Sembari menggengam tangan sang Mama, Ervin menyampaikan hal yang ingin disampaikannya pada kedua sosok kesayangannya ini.

"Ervin tahu, Mama sama Papa ngelarang Ervin ngelakuin hal itu, buat ngelindungin Ervin, tapi selama Arum belum ditemukan mayatnya, Ervin ngga bisa percaya, ditambah lagi selama pengusutan kasus Arum ada beberapa hal janggal yang nguatin kalau apa yang Ervin yakinin bahwa Arum masih hidup itu masih mungkin, Mama sama Papa inget kan, waktu itu kita yang denger dari polisi hasil interogasinya, polisi bilang kalau pelaku bersikeras ngga membunuh Arum, tapi ketika di persidangan dia ngaku dan bahkan bilang kalau mayat Arum udah dia buang ke laut, kalau misalkan dia pelakunya dari awal, dia ngga mungkin bersikeras bahwa dia bukan pelakunya sebelum adanya sidang di pengadilan, pasti ada yang ngga beres, kan?" Ujarnya seraya memandang kedua orang tuanya bergantian.

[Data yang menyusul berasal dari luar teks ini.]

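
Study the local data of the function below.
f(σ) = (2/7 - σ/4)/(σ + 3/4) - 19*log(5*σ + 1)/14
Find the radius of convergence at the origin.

Denominator factor (σ + 3/4): pole of order 1 at -3/4, modulus 3/4.
Branch term (-19/14)*log(1 - σ/(-1/5)): its argument vanishes at σ = -1/5, a logarithmic branch point, modulus 1/5.
The radius of convergence is the smallest modulus among the singular points: 1/5.

The radius of convergence is 1/5.


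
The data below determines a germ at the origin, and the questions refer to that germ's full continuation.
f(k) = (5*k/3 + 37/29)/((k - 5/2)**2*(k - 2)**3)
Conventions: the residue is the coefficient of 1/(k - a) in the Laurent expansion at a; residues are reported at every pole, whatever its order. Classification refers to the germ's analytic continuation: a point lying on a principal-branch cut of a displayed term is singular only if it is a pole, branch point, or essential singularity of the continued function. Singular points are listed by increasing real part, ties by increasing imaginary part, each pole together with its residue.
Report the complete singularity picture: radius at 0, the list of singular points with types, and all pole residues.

Denominator factor (k - 2)^3: pole of order 3 at 2, modulus 2.
Denominator factor (k - 5/2)^2: pole of order 2 at 5/2, modulus 5/2.
The radius of convergence is the smallest modulus among the singular points: 2.
At the order-3 pole 2 set g(k) = (k - (2))^3*f(k) = (5*k/3 + 37/29)/(k - 5/2)**2.
Order-3 pole: residue = g''(a)/2; g''(2) = 43136/87, so the residue is 21568/87.
At the order-2 pole 5/2 set g(k) = (k - (5/2))^2*f(k) = (5*k/3 + 37/29)/(k - 2)**3.
Order-2 pole: residue = g'(a); g'(5/2) = -21568/87, so the residue is -21568/87.
List the singular points by increasing real part (a conjugate pair: the negative imaginary part first).

Radius of convergence at 0: 2.
At 2: a pole of order 3; residue 21568/87.
At 5/2: a pole of order 2; residue -21568/87.


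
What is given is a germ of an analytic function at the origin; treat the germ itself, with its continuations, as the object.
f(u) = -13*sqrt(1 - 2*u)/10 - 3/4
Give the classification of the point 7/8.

There is no denominator, hence no pole anywhere.
Branch term sqrt(1 - u/(1/2)): argument at 7/8 is -3/4, nonzero, so 7/8 is not its branch point (a point on a principal cut is still regular for the continued germ).
So the germ continues analytically to 7/8.

The point is a regular point.


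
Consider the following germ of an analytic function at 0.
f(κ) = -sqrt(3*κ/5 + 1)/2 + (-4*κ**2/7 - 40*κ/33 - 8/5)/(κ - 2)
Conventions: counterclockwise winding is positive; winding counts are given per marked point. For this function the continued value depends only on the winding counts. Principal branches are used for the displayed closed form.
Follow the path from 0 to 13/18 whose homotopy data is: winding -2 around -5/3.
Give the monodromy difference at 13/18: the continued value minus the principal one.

The rational part is single-valued and drops out of the difference; each branch term changes only by its own monodromy.
(-1/2)*sqrt(1 - κ/(-5/3)): winding -2 is even, the square root returns to the same sheet, contribution 0.
Summing the contributions at κ = 13/18 gives 0.

Continued minus principal equals 0.


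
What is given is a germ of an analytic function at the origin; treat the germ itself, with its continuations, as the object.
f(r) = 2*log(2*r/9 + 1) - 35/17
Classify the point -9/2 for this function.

The point is a logarithmic branch point.

The term (2)*log(1 - r/(-9/2)) has argument 1 - -9/2/(-9/2) = 0 at -9/2: a logarithmic (infinitely-sheeted) branch point; the remaining terms are analytic or single-valued there.


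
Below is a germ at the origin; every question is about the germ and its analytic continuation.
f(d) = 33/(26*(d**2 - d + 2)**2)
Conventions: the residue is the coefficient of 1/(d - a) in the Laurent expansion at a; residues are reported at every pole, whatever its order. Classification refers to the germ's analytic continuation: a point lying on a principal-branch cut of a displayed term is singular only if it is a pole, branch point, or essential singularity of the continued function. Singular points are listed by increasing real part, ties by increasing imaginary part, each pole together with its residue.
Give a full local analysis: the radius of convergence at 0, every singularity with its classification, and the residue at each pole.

Denominator factor (d**2 - d + 2)^2: discriminant -7, complex-conjugate roots (1/2) + ((1/2)*sqrt(7))*i and (1/2) - ((1/2)*sqrt(7))*i; poles of order 2, moduli sqrt(2) and sqrt(2).
The radius of convergence is the smallest modulus among the singular points: sqrt(2).
The factor d**2 - d + 2 splits as (d - a)(d - a') with a = (1/2) - ((1/2)*sqrt(7))*i, a' = (1/2) + ((1/2)*sqrt(7))*i. At the order-2 pole a set g(d) = (d - a)^2*f(d) = [33/26] / (d - a')^2.
Order-2 pole: residue = g'(a); g'((1/2) - ((1/2)*sqrt(7))*i) = ((33/637)*sqrt(7))*i, so the residue is ((33/637)*sqrt(7))*i.
The factor d**2 - d + 2 splits as (d - a)(d - a') with a = (1/2) + ((1/2)*sqrt(7))*i, a' = (1/2) - ((1/2)*sqrt(7))*i. At the order-2 pole a set g(d) = (d - a)^2*f(d) = [33/26] / (d - a')^2.
Order-2 pole: residue = g'(a); g'((1/2) + ((1/2)*sqrt(7))*i) = -((33/637)*sqrt(7))*i, so the residue is -((33/637)*sqrt(7))*i.
List the singular points by increasing real part (a conjugate pair: the negative imaginary part first).

Radius of convergence at 0: sqrt(2).
At (1/2) - ((1/2)*sqrt(7))*i: a pole of order 2; residue ((33/637)*sqrt(7))*i.
At (1/2) + ((1/2)*sqrt(7))*i: a pole of order 2; residue -((33/637)*sqrt(7))*i.


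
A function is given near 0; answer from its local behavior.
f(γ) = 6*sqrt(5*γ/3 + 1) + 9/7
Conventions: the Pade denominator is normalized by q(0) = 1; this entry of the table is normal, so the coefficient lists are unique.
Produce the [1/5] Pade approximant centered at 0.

The Pade approximant has numerator coefficients [51/7, 50473665/4827844]; denominator coefficients [1, 1549085/2069076, -78575/344846, 9844625/74486736, -76908125/893840832, 169421875/3575363328].

Taylor coefficients needed (expand at 0): a_0 = 51/7, a_1 = 5, a_2 = -25/12, a_3 = 125/72, a_4 = -3125/1728, a_5 = 21875/10368, a_6 = -109375/41472.
Write the denominator as Q(γ) = 1 + q1*γ + q2*γ^2 + q3*γ^3 + q4*γ^4 + q5*γ^5. Requiring Q*f - P = O(γ^7) with deg P <= 1 kills the coefficients of γ^2..γ^6 in Q*f:
  γ^2: a_2 + q1*a_1 + q2*a_0 = 0, i.e. -25/12 + (5)*q1 + (51/7)*q2 = 0.
  γ^3: a_3 + q1*a_2 + q2*a_1 + q3*a_0 = 0, i.e. 125/72 + (-25/12)*q1 + (5)*q2 + (51/7)*q3 = 0.
  γ^4: a_4 + q1*a_3 + q2*a_2 + q3*a_1 + q4*a_0 = 0, i.e. -3125/1728 + (125/72)*q1 + (-25/12)*q2 + (5)*q3 + (51/7)*q4 = 0.
  γ^5: a_5 + q1*a_4 + q2*a_3 + q3*a_2 + q4*a_1 + q5*a_0 = 0, i.e. 21875/10368 + (-3125/1728)*q1 + (125/72)*q2 + (-25/12)*q3 + (5)*q4 + (51/7)*q5 = 0.
  γ^6: a_6 + q1*a_5 + q2*a_4 + q3*a_3 + q4*a_2 + q5*a_1 = 0, i.e. -109375/41472 + (21875/10368)*q1 + (-3125/1728)*q2 + (125/72)*q3 + (-25/12)*q4 + (5)*q5 = 0.
Solving this linear system: q1 = 1549085/2069076, q2 = -78575/344846, q3 = 9844625/74486736, q4 = -76908125/893840832, q5 = 169421875/3575363328.
The numerator is Q*f truncated at degree 1: P0 = a_0 = 51/7; P1 = a_1 + q1*a_0 = 50473665/4827844.


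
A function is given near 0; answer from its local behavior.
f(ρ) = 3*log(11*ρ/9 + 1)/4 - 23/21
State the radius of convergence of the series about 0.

Branch term (3/4)*log(1 - ρ/(-9/11)): its argument vanishes at ρ = -9/11, a logarithmic branch point, modulus 9/11.
The radius of convergence is the smallest modulus among the singular points: 9/11.

The radius of convergence is 9/11.


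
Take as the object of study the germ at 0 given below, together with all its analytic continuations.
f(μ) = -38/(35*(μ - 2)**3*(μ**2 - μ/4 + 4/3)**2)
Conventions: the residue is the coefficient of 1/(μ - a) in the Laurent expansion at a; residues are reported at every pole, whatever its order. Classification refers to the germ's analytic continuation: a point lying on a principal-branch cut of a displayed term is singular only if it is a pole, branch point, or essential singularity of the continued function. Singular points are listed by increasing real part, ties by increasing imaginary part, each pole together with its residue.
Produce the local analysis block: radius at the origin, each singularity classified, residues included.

Denominator factor (μ - 2)^3: pole of order 3 at 2, modulus 2.
Denominator factor (μ**2 - μ/4 + 4/3)^2: discriminant -253/48, complex-conjugate roots (1/8) + ((1/24)*sqrt(759))*i and (1/8) - ((1/24)*sqrt(759))*i; poles of order 2, moduli (2/3)*sqrt(3) and (2/3)*sqrt(3).
The radius of convergence is the smallest modulus among the singular points: (2/3)*sqrt(3).
The factor μ**2 - μ/4 + 4/3 splits as (μ - a)(μ - a') with a = (1/8) - ((1/24)*sqrt(759))*i, a' = (1/8) + ((1/24)*sqrt(759))*i. At the order-2 pole a set g(μ) = (μ - a)^2*f(μ) = [-38/(35*(μ - 2)**3)] / (μ - a')^2.
Order-2 pole: residue = g'(a); g'((1/8) - ((1/24)*sqrt(759))*i) = (114399/3536405) + ((231473295/316906446703)*sqrt(759))*i, so the residue is (114399/3536405) + ((231473295/316906446703)*sqrt(759))*i.
The factor μ**2 - μ/4 + 4/3 splits as (μ - a)(μ - a') with a = (1/8) + ((1/24)*sqrt(759))*i, a' = (1/8) - ((1/24)*sqrt(759))*i. At the order-2 pole a set g(μ) = (μ - a)^2*f(μ) = [-38/(35*(μ - 2)**3)] / (μ - a')^2.
Order-2 pole: residue = g'(a); g'((1/8) + ((1/24)*sqrt(759))*i) = (114399/3536405) - ((231473295/316906446703)*sqrt(759))*i, so the residue is (114399/3536405) - ((231473295/316906446703)*sqrt(759))*i.
At the order-3 pole 2 set g(μ) = (μ - (2))^3*f(μ) = -38/(35*(μ**2 - μ/4 + 4/3)**2).
Order-3 pole: residue = g''(a)/2; g''(2) = -457596/3536405, so the residue is -228798/3536405.
List the singular points by increasing real part (a conjugate pair: the negative imaginary part first).

Radius of convergence at 0: (2/3)*sqrt(3).
At (1/8) - ((1/24)*sqrt(759))*i: a pole of order 2; residue (114399/3536405) + ((231473295/316906446703)*sqrt(759))*i.
At (1/8) + ((1/24)*sqrt(759))*i: a pole of order 2; residue (114399/3536405) - ((231473295/316906446703)*sqrt(759))*i.
At 2: a pole of order 3; residue -228798/3536405.


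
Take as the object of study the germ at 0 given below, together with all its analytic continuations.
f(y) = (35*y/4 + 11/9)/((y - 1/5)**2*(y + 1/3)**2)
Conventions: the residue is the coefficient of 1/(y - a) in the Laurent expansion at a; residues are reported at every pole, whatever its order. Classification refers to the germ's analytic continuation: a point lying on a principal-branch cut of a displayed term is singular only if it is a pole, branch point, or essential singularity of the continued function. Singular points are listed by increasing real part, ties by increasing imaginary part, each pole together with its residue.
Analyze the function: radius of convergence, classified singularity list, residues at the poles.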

Baru sang ibu ingin mengeluarkan suaranya, suara sang ayah sudah terlebih dahulu mendahuluinya.

"Kecurigaan apapun itu kalau tidak ada bukti yang menyertainya, sama saja dengan prasangka, apa yang membuat kamu begitu yakin kalau Arum masih hidup Vin?" Ujar sang kepala keluarga itu lugas, yang diakhiri nada tanya di akhir kalimatnya.

"Sebenernya, setelah kejadian Arum, kadang Ervin selalu ngeliat Arum minta tolong dalam mimpi, tapi setiap Ervin deketin, pasti dia langsung berubah jadi kerangka...,

Ervin menjeda kalimatnya, sedangkan kedua orang tuanya masih setia mendengarkannya.

"Kalau masih satu, dua kali, Ervin rasa itu wajar, tapi dalam 4 tahun terakhir, Ervin dah ngga bisa hitung lagi.Dia selalu minta tolong, tapi begitu Ervin deketin dia langsung berubah jadi kerangka, seolah bilang ke Ervin, kalau Ervin ngga lebih cepet nemuin dia, semuanya udah terlambat."

Sang ibu yang mendengarnya tak urung berkaca-kaca matanya, berarti apa di malam-malam setelah kejadian itu?, putranya tak bisa lagi memejamkan matanya dengan tenang, sungguh malang sekali nasib putranya, segera ia melepaskan tangannya yang digenggam sang putra, dan mengusap kepala Ervin lembut.

"Kenapa, gak cerita sama papa sama mama, Sayang?Pasti ngga enak kan mimpi buruk pas tidur, 4 tahun lagi, ke depannya, cerita sama papa sama mama ya Sayang."

Ervin yang mendengar itu hanya menatap haru sosok ibu keduanya itu, kemudian tersenyum hangat.

"Makasih banyak, Ma, Pa." Ujarnya sembari menatap kedua sosok di hadapannya bergantian, yang hanya di balas senyuman hangat oleh keduanya.

"Tapi, Vin, sekedar mimpi buruk ngga akan bisa ngenuntun kita pada kenyataaan bahwa Arum masih hidup." Ujar sang ayah kemudian.

"Tenang Pa, Ervin ketemu sama orang-orang yang sekiranya bisa bantu Ervin, kok Ma, Pa, dan kebetulan dia kenal sama orang kepolisian."